Who says the FDA doesn’t take action when needed? It might take decades, I’ll admit, to correct health problems, but it does happen.
For example, take March 26: The FDA finally got 25 of 26 antibiotic marketers to agree to modify their labels to curb overuse in animal feed. You say, “Pish, posh and all that goes with it because it doesn’t concern me.” Not so, for if you, your parents, even your grandparents were deprived of Terramycin, Aureomycin, Streptomycin or Penicillin for a contracted disease, then the government action would be more important.
The key phrase that the 25 companies agreed to remove stated, “This product may not be used for growth promotion.”
It all started back in the mid 1940s when research showed that the “Age of Antibiotics” had more going for it than just saving lives; they had growth-enhancing activity.
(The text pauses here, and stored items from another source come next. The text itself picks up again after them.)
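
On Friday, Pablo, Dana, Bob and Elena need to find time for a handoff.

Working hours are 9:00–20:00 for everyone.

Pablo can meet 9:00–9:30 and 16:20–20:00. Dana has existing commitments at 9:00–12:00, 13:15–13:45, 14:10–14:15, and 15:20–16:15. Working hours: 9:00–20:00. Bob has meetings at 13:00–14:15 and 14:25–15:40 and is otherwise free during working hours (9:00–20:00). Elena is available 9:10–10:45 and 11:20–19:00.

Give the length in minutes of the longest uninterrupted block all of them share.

160 minutes

Dana free within 09:00–20:00: 12:00–13:15, 13:45–14:10, 14:15–15:20, 16:15–20:00.
Bob free within 09:00–20:00: 09:00–13:00, 14:15–14:25, 15:40–20:00.
Pablo ∩ Dana: 16:20–20:00.
Pablo ∩ Dana ∩ Bob: 16:20–20:00.
Pablo ∩ Dana ∩ Bob ∩ Elena: 16:20–19:00.
Single common window of 160 minutes.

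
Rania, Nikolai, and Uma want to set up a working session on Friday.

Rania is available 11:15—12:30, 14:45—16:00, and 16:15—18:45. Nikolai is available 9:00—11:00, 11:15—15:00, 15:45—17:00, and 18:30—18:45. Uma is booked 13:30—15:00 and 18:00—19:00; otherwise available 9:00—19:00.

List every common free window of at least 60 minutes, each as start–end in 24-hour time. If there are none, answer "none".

11:15–12:30

Uma free within 09:00–19:00: 09:00–13:30, 15:00–18:00.
Rania ∩ Nikolai: 11:15–12:30, 14:45–15:00, 15:45–16:00, 16:15–17:00, 18:30–18:45.
Rania ∩ Nikolai ∩ Uma: 11:15–12:30, 15:45–16:00, 16:15–17:00.
Windows ≥ 60 min: 11:15–12:30.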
By 1949, Pfizer, American Cyanamid and several other antibiotic companies were selling their products as a feed supplement to milling companies that supplied farmers with animal feed for cattle, chickens and pigs, which all benefited health-wise.
It took a number of years before the CDC (Centers for Disease Control) and the FDA were put on notice about carry-over into humans. The buildup of antibiotics in animals was preventing conventional treatment from being successful; the bacteria were becoming resistant. The battle continues to this day to find effective antibiotics. What once cost a million dollars to develop was now running into hundreds of millions of dollars.
A report last fall from the CDC stated, “Much of the antibiotic use in animals is unnecessary and inappropriate and makes everyone less safe.” The move by the FDA in December 2013 to endorse a plan to curtail the use in animals was not endorsed by the agricultural industry. The CDC added fuel to the fire by quantifying the toll antibiotic-resistant bacteria was taking by estimating that at least 2 million Americans fell ill and at least 23,000 die from it each year.